Si è chiuso un trimestre brillante per le Borse globali, come non se ne vedevano dal 2012. La capitalizzazione mondiale è passata da 70mila a 78mila miliardi di dollari. L’indice Msci all country world index è salito dell’11%, massimo da 7 anni. Per l’indice S&P 500 di Wall Street, in progresso di oltre 12 punti percentuali, si è trattata della migliore partenza dal 1998 e del miglior trimestre dal 2009. In Europa la maglia rosa va a Piazza Affari che in tre mesi (+15,95%) ha praticamente recuperato il ribasso accumulato nel 2018 (-16,5%) e ha superato il calo dell’ultimo quarto (-11,5%). Per trovare un inizio migliore bisogna tornare al 1998 quando in tre mesi la Borsa milanese guadagnò il 41%. Non ci sono però rossi nei monitor azionari su scala globali. Francoforte è salita del 9%, Parigi del 13% e Londra - ancora in pieno caos Brexit dopo che ieri il Parlamento ha bocciato l’accordo con l’Ue raggiunto dal premier May - è salita del 12,7%. Per le Borse cinesi - che avevano chiuso il 2018 con la peggior performance dal 2009 - il recupero è straripante: l’indice Csi si è apprezzato in valuta locale del +28%. Anche la vicina Tokyo è salita, ma meno(+6%) complice la robustezza dello yen.
Il rialzo corale dei listini azionari contrasta con la macroeconomia: le previsioni concordano infatti su un rallentamento della crescita mondiale dal 3,7% al 3,5% con alcune aree, come l’Eurozona, dove il rallentamento dovrebbe essere più marcato, dall’1,7% all’1,1%. Eppure gli investitori hanno acquistato azioni. Come mai? Gli stessi fattori che hanno messo in ginocchio i listini nell’ultima parte del 2018 - un atteggiamento meno morbido delle banche centrali e l’escalation della guerra commerciali tra Usa e Cina - sono quelli che hanno dato illà a questo mini rally azionario. Le banche centrali sono state “costrette” a fare dietrofront. La Bce (7 marzo) ha spostato i tempi del prossimo rialzo dei tassi annunciando che discorsi di questo tipo sono rimandati al 2020. La Fed (20 marzo) ha ribaltato la politica monetaria: non solo non alzerà i tassi di 50 punti base come previsto ma interromperà dal prossimo autunno la riduzione del bilancio. Quest’ultimo punto (il drenaggio della liquidità attraverso il mancato reinvestimento di una parte dei titoli in scadenza nel portafoglio Fed) è divenuto negli ultimi mesi ben più importante dei tassi. Tanto che proprio l’avvio della riduzione del bilancio (ottobre) innescò la forte correzione di Wall Street di fine 2018. Quanto al secondo potente market mover, la guerra commerciale, è vero che non è stato ancora raggiunto un accordo.

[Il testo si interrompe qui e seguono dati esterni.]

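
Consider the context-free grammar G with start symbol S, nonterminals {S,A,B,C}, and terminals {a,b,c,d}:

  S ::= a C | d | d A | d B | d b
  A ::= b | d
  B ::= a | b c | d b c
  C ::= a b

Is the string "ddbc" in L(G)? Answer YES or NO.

CNF form of G:
  S -> T2 A | T2 B | T2 T0 | T3 C | d
  A -> b | d
  B -> T0 T1 | T2 X4 | a
  C -> T3 T0
  T0 -> b
  T1 -> c
  T2 -> d
  T3 -> a
  X4 -> T0 T1

Fill CYK table bottom-up:
  [0..0]={A,S,T2}  "d"  orig:{A,S}
  [1..1]={A,S,T2}  "d"  orig:{A,S}
  [2..2]={A,T0}  "b"  orig:{A}
  [3..3]={T1}  "c"  orig:{}
  [0..1]={S}  "dd"
  [1..2]={S}  "db"
  [2..3]={B,X4}  "bc"  orig:{B}
  [0..2]=∅  "ddb"
  [1..3]={B,S}  "dbc"
  [0..3]={S}  "ddbc"

S ∈ T[0,3] ⇒ YES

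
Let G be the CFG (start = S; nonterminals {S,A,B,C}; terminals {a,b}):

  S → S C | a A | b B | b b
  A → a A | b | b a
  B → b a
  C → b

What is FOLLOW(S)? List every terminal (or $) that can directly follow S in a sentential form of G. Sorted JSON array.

Compute FIRST by fixpoint:
round 1:
  A via A→a A: +{a}
  A via A→b: +{b}
  B via B→b a: +{b}
  C via C→b: +{b}
  S via S→a A: +{a}
  S via S→b B: +{b}
  FIRST(S)={a,b}  FIRST(A)={a,b}  FIRST(B)={b}  FIRST(C)={b}
round 2: (stable)
  FIRST(S)={a,b}  FIRST(A)={a,b}  FIRST(B)={b}  FIRST(C)={b}

FOLLOW sets:
seed FOLLOW(S) with $
pass 1:
  S→S C: FOLLOW(S) ⊇ FIRST(C) = {b}; new: +{b}
  S→S C: FOLLOW(C) ⊇ FOLLOW(S) ⊇ {$,b}; new: +{$,b}
  S→a A: FOLLOW(A) ⊇ FOLLOW(S) ⊇ {$,b}; new: +{$,b}
  S→b B: FOLLOW(B) ⊇ FOLLOW(S) ⊇ {$,b}; new: +{$,b}
  S: {$,b}  A: {$,b}  B: {$,b}  C: {$,b}
pass 2: (stable)
  S: {$,b}  A: {$,b}  B: {$,b}  C: {$,b}

FOLLOW(S) = ["$", "b"]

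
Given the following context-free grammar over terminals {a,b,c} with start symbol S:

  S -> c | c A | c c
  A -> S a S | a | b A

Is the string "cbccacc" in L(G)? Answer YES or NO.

CNF form of G:
  S -> T2 A | T2 T2 | c
  A -> S X3 | T1 A | a
  T0 -> a
  T1 -> b
  T2 -> c
  X3 -> T0 S

Fill CYK table bottom-up:
  cell(0,0) c: {S,T2}  orig:{S}
  cell(1,1) b: {T1}  orig:{}
  cell(2,2) c: {S,T2}  orig:{S}
  cell(3,3) c: {S,T2}  orig:{S}
  cell(4,4) a: {A,T0}  orig:{A}
  cell(5,5) c: {S,T2}  orig:{S}
  cell(6,6) c: {S,T2}  orig:{S}
  cell(0,1) cb: ∅
  cell(1,2) bc: ∅
  cell(2,3) cc: {S}
  cell(3,4) ca: {S}
  cell(4,5) ac: {X3}  orig:{}
  cell(5,6) cc: {S}
  cell(0,2) cbc: ∅
  cell(1,3) bcc: ∅
  cell(2,4) cca: ∅
  cell(3,5) cac: {A}
  cell(4,6) acc: {X3}  orig:{}
  cell(0,3) cbcc: ∅
  cell(1,4) bcca: ∅
  cell(2,5) ccac: {A,S}
  cell(3,6) cacc: {A}
  cell(0,4) cbcca: ∅
  cell(1,5) bccac: {A}
  cell(2,6) ccacc: {A,S}
  cell(0,5) cbccac: {S}
  cell(1,6) bccacc: {A}
  cell(0,6) cbccacc: {S}

S ∈ T[0,6] ⇒ YES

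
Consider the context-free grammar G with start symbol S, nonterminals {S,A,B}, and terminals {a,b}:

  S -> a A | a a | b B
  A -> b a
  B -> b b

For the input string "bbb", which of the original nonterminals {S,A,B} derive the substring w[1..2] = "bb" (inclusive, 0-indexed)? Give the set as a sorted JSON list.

Convert to CNF:
  S -> T0 B | T1 A | T1 T1
  A -> T0 T1
  B -> T0 T0
  T0 -> b
  T1 -> a

Fill CYK table bottom-up — only the sub-triangle for w[1..2]:
  [1..1]={T0}  "b"  orig:{}
  [2..2]={T0}  "b"  orig:{}
  [1..2]={B}  "bb"

Original NTs in T[1,2] deriving "bb": ["B"]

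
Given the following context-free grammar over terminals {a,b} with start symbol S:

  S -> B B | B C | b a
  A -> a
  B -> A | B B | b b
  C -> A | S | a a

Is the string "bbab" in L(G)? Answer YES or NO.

Convert to CNF:
  S -> B B | B C | T0 T1
  A -> a
  B -> B B | T0 T0 | a
  C -> B B | B C | T0 T1 | T1 T1 | a
  T0 -> b
  T1 -> a

CYK fill:
  [0..0]={T0}  "b"  orig:{}
  [1..1]={T0}  "b"  orig:{}
  [2..2]={A,B,C,T1}  "a"  orig:{A,B,C}
  [3..3]={T0}  "b"  orig:{}
  [0..1]={B}  "bb"
  [1..2]={C,S}  "ba"
  [2..3]=∅  "ab"
  [0..2]={B,C,S}  "bba"
  [1..3]=∅  "bab"
  [0..3]=∅  "bbab"

S ∉ T[0,3] ⇒ NO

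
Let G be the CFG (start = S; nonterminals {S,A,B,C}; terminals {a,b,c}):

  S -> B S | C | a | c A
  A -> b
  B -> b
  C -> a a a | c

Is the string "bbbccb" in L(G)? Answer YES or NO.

Convert to CNF:
  S -> B S | T0 X3 | T1 A | a | c
  A -> b
  B -> b
  C -> T0 X2 | c
  T0 -> a
  T1 -> c
  X2 -> T0 T0
  X3 -> T0 T0

Fill CYK table bottom-up:
  cell(0,0) b: {A,B}
  cell(1,1) b: {A,B}
  cell(2,2) b: {A,B}
  cell(3,3) c: {C,S,T1}  orig:{C,S}
  cell(4,4) c: {C,S,T1}  orig:{C,S}
  cell(5,5) b: {A,B}
  cell(0,1) bb: ∅
  cell(1,2) bb: ∅
  cell(2,3) bc: {S}
  cell(3,4) cc: ∅
  cell(4,5) cb: {S}
  cell(0,2) bbb: ∅
  cell(1,3) bbc: {S}
  cell(2,4) bcc: ∅
  cell(3,5) ccb: ∅
  cell(0,3) bbbc: {S}
  cell(1,4) bbcc: ∅
  cell(2,5) bccb: ∅
  cell(0,4) bbbcc: ∅
  cell(1,5) bbccb: ∅
  cell(0,5) bbbccb: ∅

S ∉ T[0,5] ⇒ NO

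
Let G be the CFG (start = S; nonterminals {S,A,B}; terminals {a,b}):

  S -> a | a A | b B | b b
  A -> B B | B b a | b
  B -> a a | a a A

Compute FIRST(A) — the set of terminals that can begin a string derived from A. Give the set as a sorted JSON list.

Compute FIRST by fixpoint:
iter 1:
  A via A→b: +{b}
  B via B→a a: +{a}
  S via S→a: +{a}
  S via S→b B: +{b}
  S: {a,b}  A: {b}  B: {a}
iter 2:
  A via A→B B: +{a}
  S: {a,b}  A: {a,b}  B: {a}
iter 3: — fixpoint
  S: {a,b}  A: {a,b}  B: {a}

FIRST(A) = ["a", "b"]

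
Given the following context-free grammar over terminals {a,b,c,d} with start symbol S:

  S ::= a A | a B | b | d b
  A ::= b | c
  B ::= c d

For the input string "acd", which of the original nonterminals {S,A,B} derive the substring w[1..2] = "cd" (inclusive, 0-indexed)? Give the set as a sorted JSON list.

CNF form of G:
  S -> T1 T3 | T2 A | T2 B | b
  A -> b | c
  B -> T0 T1
  T0 -> c
  T1 -> d
  T2 -> a
  T3 -> b

CYK fill, restricted to cells inside w[1..2]:
  [1..1]={A,T0}  "c"  orig:{A}
  [2..2]={T1}  "d"  orig:{}
  [1..2]={B}  "cd"

Original NTs in T[1,2] deriving "cd": ["B"]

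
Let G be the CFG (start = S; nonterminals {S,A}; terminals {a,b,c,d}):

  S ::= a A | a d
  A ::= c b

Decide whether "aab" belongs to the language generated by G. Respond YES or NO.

Convert to CNF:
  S -> T2 A | T2 T3
  A -> T0 T1
  T0 -> c
  T1 -> b
  T2 -> a
  T3 -> d

Fill CYK table bottom-up:
  T[0,0] 'a' = {T2}  orig:{}
  T[1,1] 'a' = {T2}  orig:{}
  T[2,2] 'b' = {T1}  orig:{}
  T[0,1] 'aa' = ∅
  T[1,2] 'ab' = ∅
  T[0,2] 'aab' = ∅

S ∉ T[0,2] ⇒ NO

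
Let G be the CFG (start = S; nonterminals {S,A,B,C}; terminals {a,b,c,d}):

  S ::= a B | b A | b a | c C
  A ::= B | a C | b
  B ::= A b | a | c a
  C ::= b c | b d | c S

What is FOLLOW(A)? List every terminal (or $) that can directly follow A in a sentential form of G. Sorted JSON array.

FIRST iteration:
iter 1:
  A via A→a C: +{a}
  A via A→b: +{b}
  B via B→A b: +{a,b}
  B via B→c a: +{c}
  C via C→b c: +{b}
  C via C→c S: +{c}
  S via S→a B: +{a}
  S via S→b A: +{b}
  S via S→c C: +{c}
  FIRST(S)={a,b,c}  FIRST(A)={a,b}  FIRST(B)={a,b,c}  FIRST(C)={b,c}
iter 2:
  A via A→B: +{c}
  FIRST(S)={a,b,c}  FIRST(A)={a,b,c}  FIRST(B)={a,b,c}  FIRST(C)={b,c}
iter 3: (stable)
  FIRST(S)={a,b,c}  FIRST(A)={a,b,c}  FIRST(B)={a,b,c}  FIRST(C)={b,c}

Compute FOLLOW by fixpoint:
initialize: $ ∈ FOLLOW(S)
iter 1:
  B→A b: FOLLOW(A) ⊇ FIRST(b) = {b}; new: +{b}
  S→a B: FOLLOW(B) ⊇ FOLLOW(S) ⊇ {$}; new: +{$}
  S→b A: FOLLOW(A) ⊇ FOLLOW(S) ⊇ {$}; new: +{$}
  S→c C: FOLLOW(C) ⊇ FOLLOW(S) ⊇ {$}; new: +{$}
  S: {$}  A: {$,b}  B: {$}  C: {$}
iter 2:
  A→B: FOLLOW(B) ⊇ FOLLOW(A) ⊇ {$,b}; new: +{b}
  A→a C: FOLLOW(C) ⊇ FOLLOW(A) ⊇ {$,b}; new: +{b}
  C→c S: FOLLOW(S) ⊇ FOLLOW(C) ⊇ {$,b}; new: +{b}
  S: {$,b}  A: {$,b}  B: {$,b}  C: {$,b}
iter 3: (stable)
  S: {$,b}  A: {$,b}  B: {$,b}  C: {$,b}

FOLLOW(A) = ["$", "b"]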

Ma il clima si fa via via più disteso: proprio ieri il segretario al Tesoro americano Steven Mnuchin ha definito «molto produttivo» il lavoro svolto nelle ultime ore con il vicepremier cinese Liu He. La notizia positiva per le Borse è che, al netto della partenza sprint del primo trimestre, i multipli non sono esageratamente cari. In questo momento a livello globale (indice Msci all country world index) il rapporto tra prezzo e utili stimati per il 2019 è 16,7 volte e il dividend yield intorno al 2,5%.
È stato un trimestre straordinario anche per il petrolio che archivia la miglior performance dal 2009. Il Brent si è apprezzato del 32% e il Wti del 28%. E questo nonostante gli ultimi tweet del presidente degli Usa Donald Trump con cui accusa i Paesi produttori di mettere a rischio la crescita economica globale tenendo alti i prezzi. Ha quasi azzerato invece i guadagni da inizio anno (+1%) l’oro. Il clima di appetito al rischio ha favorito le azioni che hanno recuperato capitali dai beni rifugio. Ma non va dimenticato che lo scenario che si va profilando per via delle nuove politiche espansive delle banche centrali - tassi bassi a lungo, come conferma il calo mensile dei rendimenti del Bund più ampio dal 2016 - tecnicamente sarebbe favorevole al metallo giallo. Lo stesso scenario ha fatto sì che anche per le obbligazioni (lato prezzi e non rendimenti che si muovono in direzione opposta) quello appena messo alle spalle sia stato un trimestra straordinario: la capitalizzazione globale delle obbligazioni è salita a 52mila e 500 miliardi, in rialzo di 2.500 miliardi rispetto alla notte di San Silvestro.